En 2004, la parution des lettres de Zola adressées à Jeanne Rozerot, sa maîtresse et la mère de ses deux enfants, a aussi exploré le territoire de la correspondance intime de Zola. Les lettres à Alexandrine permettent d’observer en parallèle, sous un angle différent, une partie de la vie intellectuelle, psychologique et amoureuse du géant des lettres.

La correspondance d’Émile Zola a d’abord été publiée au Québec. Entre 1978 et 1995, une équipe Zola a réalisé, sous la direction de Bard H. Bakker et Henri Mitterand, une édition soigneusement annotée de la correspondance d’Émile Zola. Elle fut publiée en 10 volumes par les Presses de l’Université de Montréal (PUM) et les Éditions du CNRS, en collaboration avec le Centre Zola de l’Université de Toronto.

Ces volumes à couverture rigide et entoilée apparaissent désormais difficiles à trouver. Ils n’ont pas été réédités, confirme au Devoir le directeur des PUM, Patrick Poirier. À cet ensemble important se sont ajoutés depuis deux volumes de la correspondance intime, en 2004 et en 2014, publiés en France chez Gallimard : Lettres à Jeanne Rozerot et Lettres à Alexandrine.

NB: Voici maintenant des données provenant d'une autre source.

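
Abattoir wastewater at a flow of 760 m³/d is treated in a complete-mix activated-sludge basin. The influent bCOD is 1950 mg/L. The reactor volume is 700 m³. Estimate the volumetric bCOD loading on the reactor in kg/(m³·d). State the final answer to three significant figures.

L_v ≈ 2.12 kg bCOD/(m³·d)

L_v = Q S₀ / V = 760 × 1950 × 10⁻³ / 700.0 = 2.117 kg/(m³·d).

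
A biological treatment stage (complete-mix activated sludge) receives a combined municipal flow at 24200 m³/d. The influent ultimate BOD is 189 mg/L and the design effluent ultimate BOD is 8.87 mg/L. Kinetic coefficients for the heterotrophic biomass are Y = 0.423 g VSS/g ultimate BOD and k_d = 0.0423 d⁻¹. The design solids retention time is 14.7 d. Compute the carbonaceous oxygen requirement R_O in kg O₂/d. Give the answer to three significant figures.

R_O ≈ 2740 kg O₂/d

The observed yield is Y_obs = Y/(1 + k_d·θ_c) = 0.423 / (1 + 0.0423 × 14.7) = 0.423 / 1.622 = 0.2608 g VSS per g ultimate BOD removed.
Substrate removed = Q·(S₀ − S) = 24200 m³/d × (189 − 8.87) g/m³ = 4.36×10^6 g/d = 4359 kg/d.
Net sludge production P_X = 0.2608 × 4359 = 1137 kg VSS/d.
R_O = Q·(S₀ − S) − 1.42·P_X = 4359 − 1.42 × 1137 = 2745 kg O₂/d.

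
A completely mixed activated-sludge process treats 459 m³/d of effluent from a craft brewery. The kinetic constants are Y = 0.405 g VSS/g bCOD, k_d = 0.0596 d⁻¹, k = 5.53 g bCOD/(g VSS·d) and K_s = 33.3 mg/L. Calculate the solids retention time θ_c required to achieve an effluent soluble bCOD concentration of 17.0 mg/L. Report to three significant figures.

From 1/θ_c = Y·k·S/(K_s + S) − k_d: Y·k·S/(K_s+S) = 0.405 × 5.53 × 17.0 / (33.3 + 17.0) = 0.7569 d⁻¹.
θ_c = 1/(μ − k_d) = 1/(0.7569 − 0.0596) = 1/0.6973 = 1.434 d.

θ_c ≈ 1.43 d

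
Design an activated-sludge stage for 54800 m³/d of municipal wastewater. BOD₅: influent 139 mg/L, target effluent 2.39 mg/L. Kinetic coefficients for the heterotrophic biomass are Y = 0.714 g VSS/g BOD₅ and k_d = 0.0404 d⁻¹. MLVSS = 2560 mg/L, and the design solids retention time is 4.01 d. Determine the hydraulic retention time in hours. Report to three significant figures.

τ ≈ 3.16 h

From the SRT design equation V = Y Q (S₀−S) θ_c / [X (1 + k_d θ_c)] = 0.714 × 54800 × (139 − 2.39) × 4.01 / [2560 × (1 + 0.0404 × 4.01)] = 2.14×10^7 / 2975 = 7205 m³.
Hydraulic retention time τ = V/Q = 7205 / 54800 = 0.1315 d = 3.156 h.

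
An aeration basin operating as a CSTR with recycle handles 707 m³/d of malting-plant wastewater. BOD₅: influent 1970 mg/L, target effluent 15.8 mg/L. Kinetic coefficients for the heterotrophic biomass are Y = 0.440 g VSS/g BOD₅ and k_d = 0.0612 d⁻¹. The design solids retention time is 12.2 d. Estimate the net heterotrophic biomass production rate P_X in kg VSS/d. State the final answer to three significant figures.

Correct the yield for decay: Y_obs = Y/(1 + k_d θ_c) = 0.440 / (1 + 0.0612 × 12.2) = 0.440 / 1.747 = 0.2519.
ΔS = 1970 − 15.8 = 1954 mg/L, so the substrate removal rate is 707 × 1954/1000 = 1382 kg BOD₅/d.
Net biomass production P_X = Y_obs × Q·(S₀ − S) = 0.2519 × 1382 = 348.0 kg VSS/d.

P_X ≈ 348 kg VSS/d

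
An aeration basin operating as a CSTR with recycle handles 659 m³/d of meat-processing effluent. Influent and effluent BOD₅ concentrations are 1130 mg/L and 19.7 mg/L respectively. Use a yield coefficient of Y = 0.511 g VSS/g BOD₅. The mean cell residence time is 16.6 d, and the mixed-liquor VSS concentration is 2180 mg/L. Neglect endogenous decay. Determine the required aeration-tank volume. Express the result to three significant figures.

With k_d = 0 the design equation reduces to V = Y Q (S₀−S) θ_c / X = 0.511 × 659 × (1130 − 19.7) × 16.6 / 2180 = 2847 m³.

V ≈ 2850 m³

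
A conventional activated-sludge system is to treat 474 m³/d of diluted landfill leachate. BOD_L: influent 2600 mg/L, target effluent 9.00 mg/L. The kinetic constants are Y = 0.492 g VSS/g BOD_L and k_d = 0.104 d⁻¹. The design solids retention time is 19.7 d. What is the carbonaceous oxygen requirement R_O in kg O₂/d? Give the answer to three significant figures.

R_O ≈ 947 kg O₂/d

Y_obs = Y / (1 + k_d θ_c) = 0.492 / (1 + 0.104 × 19.7) = 0.492 / 3.049 = 0.1614.
Mass of BOD_L removed per day: Q(S₀ − S) = 474 × 2591 g/m³ = 1228 kg/d.
Net sludge production P_X = 0.1614 × 1228 = 198.2 kg VSS/d.
R_O = Q·(S₀ − S) − 1.42·P_X = 1228 − 1.42 × 198.2 = 946.7 kg O₂/d.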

L’édition des lettres à Alexandrine a remporté, en 2016, le prix Sévigné, un prix littéraire attribué annuellement à une édition de correspondance. Le coeur de ce dernier livre est constitué des lettres originales que viennent d’acquérir les archives françaises.

Ces documents précieux s’ajoutent à un ensemble d’archives constituées en majeure partie par le legs d’Alexandrine en 1904, en exécution des dernières volontés de son mari.

Sans surprise, le fonds Émile Zola conservé par la BnF est le plus important au monde. Il comprend 91 volumes des manuscrits des Rougon-Macquart, cette vaste fresque en 20 romans, de nombreuses correspondances, des dossiers préparatoires et des documents divers.

Il comprend aussi le manuscrit de son célèbre « J’accuse… ! », un texte publié dans le journal L’Aurore qui aura pour effet de remettre en question au grand jour la parodie de justice dont se couvre alors un antisémitisme qui gangrène la République française. Cette prise de position de Zola lui vaudra la haine profonde de l’extrême droite jusqu’à nos jours. La vie de l’écrivain sera plusieurs fois menacée, jusqu’à sa mort suspecte.

Le fonds Zola de la BnF a été régulièrement bonifié. Entièrement numérisé, il est librement accessible aux chercheurs comme aux curieux sur Gallica, la vaste bibliothèque numérique de la BnF.